Achter zijn rug hoorde hij gefluister en dadelijk daarop een verwonderden vloek.
- Zeker, antwoordde hij, dat zijn twee arbeiders van de fabriek, waar ik werk.
- Werk je hier aan een fabriek? En daar heb je me heelemaal niets van verteld. Wat voor een fabriek? Wat doe je er dan?
- Ik ben er wever. Gewoon wever, zei hij glimlachend.
Marie en Frits veranderden. Hun gelaat eerst, hun oogen, maar hun houding ook, heel hun uiterlijk. Hun geest niet minder. Eerst schrik, toen ongeloof.
- Maar dat is toch niet waar?
Hij knikte, zijn glimlach als een verstarring om zijn mond. Ze moesten het nu wel gelooven. Het was voor hen, of de wereld ook al veranderde. Krankzinnig kon hij niet zijn, ze hadden niets aan hem gemerkt die drie dagen, maar hoe kwam hij er dan toe?
- Waarom deed je dat? Waarom werd je wever?
- Wijl ik vond, dat het goed voor me zijn zou tusschen gewone menschen te leven. Dat begrijp je niet, denk ik.
Natuurlijk begrepen ze dat niet. Hij wilde dus zeggen, dat hij dat soort menschen, als die twee van daareven, boven zijn eigen standgenooten verkoos, boven hen. Maar daar had hij toch niets mee gemeen, dat was toch een heel ander leven, daar kon hij zich toch niet bij tehuis gevoelen.
- En kan je dat volhouden?
- Waarom niet?
- Nu; dat is toch een heel ander soort.
- Misschien. Toch niet veel, geloof ik. Ze zijn zoowat hetzelfde als wij. Werkelijk. Tenminste, zoover als ik weet, want eerst gisteren heb ik met zoo iemand beter kennis gemaakt. Ook om andere redenen nog kwam ik tot mijn besluit.
- Maar je wilt toch niet beweren, dat je werkelijk met die menschen praten kunt.
- Natuurlijk kan ik dat wel. Het zijn toch menschen. Ze hebben toch een ziel.
Frits knikte, begreep er absoluut niets van, wou er echter niet verder op ingaan. Stilzwijgend wandelden ze verder. Marie bekeek hem van terzijde, angstig en verwonderd.

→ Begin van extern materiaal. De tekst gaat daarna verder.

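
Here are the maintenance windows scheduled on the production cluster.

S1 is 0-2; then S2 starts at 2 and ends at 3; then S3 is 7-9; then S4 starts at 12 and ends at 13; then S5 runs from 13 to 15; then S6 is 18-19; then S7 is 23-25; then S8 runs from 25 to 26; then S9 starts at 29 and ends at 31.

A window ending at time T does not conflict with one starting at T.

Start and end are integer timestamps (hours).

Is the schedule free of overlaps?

Yes

Sorted by start: S1, S2, S3, S4, S5, S6, S7, S8, S9.
S2 starts exactly when S1 ends (back-to-back, no overlap) — done with S1.
S3 starts after S2 ends — done with S2.
S4 starts after S3 ends — done with S3.
S5 starts exactly when S4 ends (back-to-back, no overlap) — done with S4.
S6 starts after S5 ends — done with S5.
S7 starts after S6 ends — done with S6.
S8 starts exactly when S7 ends (back-to-back, no overlap) — done with S7.
S9 starts after S8 ends.
Every pair is clear; the schedule has no overlaps.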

- Daarom, begon hij opeens weer, kan ik je niet meer vergezellen. Mijn verlof is om, vandaag ben ik weer met mijn werk begonnen.
| |
| |
Je begrijpt, dat ik wat vermoeid ben en ik mag niet te veel van mijn nachtrust afnemen.
- Dat begrijp ik, gaf Frits toe.
Er was reeds een spottende klank in zijn stem.
- Maar waarvoor doe je zooiets toch? vroeg Marie opeens ontdaan.
- Waarom ik het doe?
Even klonk zijn stem onzeker.
- Ja? vroeg ze opnieuw.
- Om goed te maken, wat ik in mijn vorig leven misdaan heb, zei hij. Dat wel op de eerste plaats.
Frits trachtte totaal niet meer zijn vermaakte onthutstheid te verbergen.
- Maar zooiets doet men toch niet!
- Misschien wordt het meer gedaan, dan men wel denkt.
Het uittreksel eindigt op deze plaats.